Monday, July 15, 2013

Our last case was Wednesday: a male patient in his late 40s with severe aortic stenosis.  He was scheduled for an aortic valve replacement with an On-X mechanical valve.

The lines were placed, the patient was asleep, then the patient was prepped and draped.  Andrew, the anesthetist, led the time-out and Dr. White asked Daniel to pray. 
Daniel Scrubs for Cardiac Cases.  Also a Pastor 
Daniel, a scrub tech as well as the pastor of a village church, asked God to give the team wisdom, to protect the patient from any harm, and to help the replacement to be successful.  He asked God to do this, so that when this man went back to his village, it would be evident to everyone that God had done a great work through the team at Tenwek and that God would be glorified by what was about to happen in OR-2 that morning.  

The procedure went according to plan. Once we were on bypass, the heart was stopped and the aorta was open.  It was evident that this was a heavily calcified valve and the annulus, where stitches would placed to hold in the new prosthetic valve, was also heavily calcified. It took a little over 80 minutes to place the valve and close aorta before the clamp could be removed.  In every cardiac procedure, there is a moment of truth: when the cross clamp is removed and blood is allowed to perfuse the heart muscle, again. 
Andrew is an anesthetist
There is always a sigh of relief when the heart slowly begins to contract in normal sinus rhythm.  But sometimes, the heart fibrillates and it will not beat; the team must take action to re-establish a normal rhythm.  These abnormal rhythms may be a sign of something very serious; a piece of calcium could have become lodged in a coronary artery, the drug that is given to protect the heart while it is not getting blood flow (cardioplegia) may have been ineffective and the muscle may be damaged, or perhaps one of the valve stitches was inadvertently placed through a coronary artery and the heart muscle is starving for oxygen and blood flow.   These are a surgeon’s worst nightmare.  Perhaps the heart is just irritable, and administering a drug to make it less irritable and a  single counter shock will break the abnormal rhythm pattern and establish a normal rhythm.

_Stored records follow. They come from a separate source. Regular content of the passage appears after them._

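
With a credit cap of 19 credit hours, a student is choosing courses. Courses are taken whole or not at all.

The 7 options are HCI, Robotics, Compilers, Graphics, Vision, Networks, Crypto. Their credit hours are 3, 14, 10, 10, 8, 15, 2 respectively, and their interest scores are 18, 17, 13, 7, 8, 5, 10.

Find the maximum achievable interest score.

HCI + Compilers + Crypto: credit hours 3 + 10 + 2 = 15 ≤ 19, interest score 18 + 13 + 10 = 41.
HCI + Robotics + Crypto: credit hours 3 + 14 + 2 = 19 ≤ 19, interest score 18 + 17 + 10 = 45.
Best is HCI, Robotics, and Crypto with total interest score 45.

45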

“Charge the paddles to 40- discharge.” No change   “Again, to fifty,” no change.  “Has Lidocaine been given?  Okay, charge to seventy.”  For more than 30 minutes, a normal rhythm could not be established, and the pacing wires were not capturing.  Also of note, the blood pressure was reading a low number and then a high number, and the wave pattern was confusing.  It was very tense in the room.  Was this man’s heart damaged?  Would it never again regain function; would he die on the operating room table?  I am sure that everyone in the room was reviewing everything that had transpired and was wondering if there was possibly something they could have done better. 

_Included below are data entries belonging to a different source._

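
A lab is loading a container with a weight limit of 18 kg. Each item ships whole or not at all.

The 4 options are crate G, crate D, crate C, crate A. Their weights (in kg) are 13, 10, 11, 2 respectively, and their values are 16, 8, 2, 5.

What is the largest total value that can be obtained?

21

This is a 0-1 knapsack instance.
Allowing fractional choices, the relaxed optimum would be about 23.4, but items are indivisible.
crate D + crate A: weight 10 + 2 = 12 ≤ 18, value 8 + 5 = 13.
crate G: weight 13 ≤ 18, value 16.
crate G + crate A: weight 13 + 2 = 15 ≤ 18, value 16 + 5 = 21.
Best is crate G and crate A with total value 21.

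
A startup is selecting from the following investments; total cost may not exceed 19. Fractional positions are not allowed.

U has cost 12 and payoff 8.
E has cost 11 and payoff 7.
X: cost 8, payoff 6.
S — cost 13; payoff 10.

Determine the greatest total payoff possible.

13

Take E and X: cost 11 + 8 = 19 ≤ 19, payoff 7 + 6 = 13.
No other feasible combination does better.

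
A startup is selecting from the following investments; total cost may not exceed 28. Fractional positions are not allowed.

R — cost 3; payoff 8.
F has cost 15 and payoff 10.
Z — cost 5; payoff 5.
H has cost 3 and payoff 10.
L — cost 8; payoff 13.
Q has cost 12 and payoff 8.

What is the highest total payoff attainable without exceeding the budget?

Take R, H, L, and Q: cost 3 + 3 + 8 + 12 = 26 ≤ 28, payoff 8 + 10 + 13 + 8 = 39.
No other feasible combination does better.

39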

Dr. White began a dialogue with Agnetta, the surgical resident assisting him, and with Andrew Bii who was giving the anesthesia, and with me.  What were our options?  Someone reached under the drape; a pulse was palpable in the patient’s foot.  It was also noted that the rhythm was improving.   It was decided that Angnetta should place a catheter in the femoral artery, to get an accurate pressure reading.  This new line revealed a blood pressure of 75, a good sign.  Over the next 40 minutes, we slowly weaned the patient from the heart lung machine.  He had a very strong heartbeat; in fact, he had a high blood pressure. The patient was on cardiopulmonary bypass nearly 4 hours, but was now stable.  His chest was closed and he was transferred to the recovery area, in stable condition. 

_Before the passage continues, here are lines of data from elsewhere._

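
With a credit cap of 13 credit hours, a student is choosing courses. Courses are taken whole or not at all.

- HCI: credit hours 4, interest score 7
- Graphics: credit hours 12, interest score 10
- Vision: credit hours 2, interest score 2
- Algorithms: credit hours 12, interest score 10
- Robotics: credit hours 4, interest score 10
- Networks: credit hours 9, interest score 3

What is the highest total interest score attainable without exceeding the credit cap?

19

This is a 0-1 knapsack instance.
HCI + Robotics: credit hours 4 + 4 = 8 ≤ 13, interest score 7 + 10 = 17.
HCI + Vision + Robotics: credit hours 4 + 2 + 4 = 10 ≤ 13, interest score 7 + 2 + 10 = 19.
Best is HCI, Vision, and Robotics with total interest score 19.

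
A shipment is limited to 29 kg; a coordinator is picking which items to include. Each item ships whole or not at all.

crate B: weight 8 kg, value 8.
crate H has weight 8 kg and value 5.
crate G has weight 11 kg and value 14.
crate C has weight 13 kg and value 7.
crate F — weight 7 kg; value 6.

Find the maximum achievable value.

28

This is a 0-1 knapsack instance.
Allowing fractional choices, the relaxed optimum would be about 29.9, but items are indivisible.
crate H + crate G + crate F: weight 8 + 11 + 7 = 26 ≤ 29, value 5 + 14 + 6 = 25.
crate B + crate G + crate F: weight 8 + 11 + 7 = 26 ≤ 29, value 8 + 14 + 6 = 28.
crate B + crate H + crate G: weight 8 + 8 + 11 = 27 ≤ 29, value 8 + 5 + 14 = 27.
Best is crate B, crate G, and crate F with total value 28.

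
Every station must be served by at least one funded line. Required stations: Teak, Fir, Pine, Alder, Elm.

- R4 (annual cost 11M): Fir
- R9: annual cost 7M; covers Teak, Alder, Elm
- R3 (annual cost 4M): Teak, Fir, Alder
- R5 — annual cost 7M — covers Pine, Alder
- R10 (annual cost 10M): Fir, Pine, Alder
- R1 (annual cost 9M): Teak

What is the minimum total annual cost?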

It is evident that God heard and answered the prayer we had prayed with Daniel. 

At the end of the day, as I reflected on this case, I was reminded of Tenwek’s mission statement:  Tenwek Hospital is a Christian community committed to excellence in compassionate health care, spiritual ministry, and training for service.  Yes, the care provided by the cardiac team at Tenwek is excellent.  I witness each member of the team brings their whole person to the cardiac operating room each day.  There is a passion in each team member to do the very best for each patient. I also noted team members acknowledge there fallibility and their dependence on one another and on Jesus to use them as instruments of His healing. 

How a team performs when the unexpected occurs defines a team’s character.  When confronted with an abnormal rhythm and blood pressure issues, this team was able to communicate and come up with the best plan to overcome the challenging obstacle.  I am very proud to have been part of this surgery team these past two weeks.   On Wednesday evening I returned to the ICU to see the patient who was quite stable and onvery little pharmacological support.  Thursday was a day of completing inventory of supplies and cleaning and storing equipment.  When I dropped by the CTICU to check in on Wednesday’s patient I was do pleased to find that he had been extubated.  He grasped my hand thanked me personally and praised God for delivering him from surgery and healing his heart.  He told me it didn’t really matter what happens to tomorrow or the next day because his life was in God’s hands.  He introduced me to his daughter.  It is humbling to witness this attitude of joy, thanksgiving and complete dependence on God in a patient still recovering from major surgery.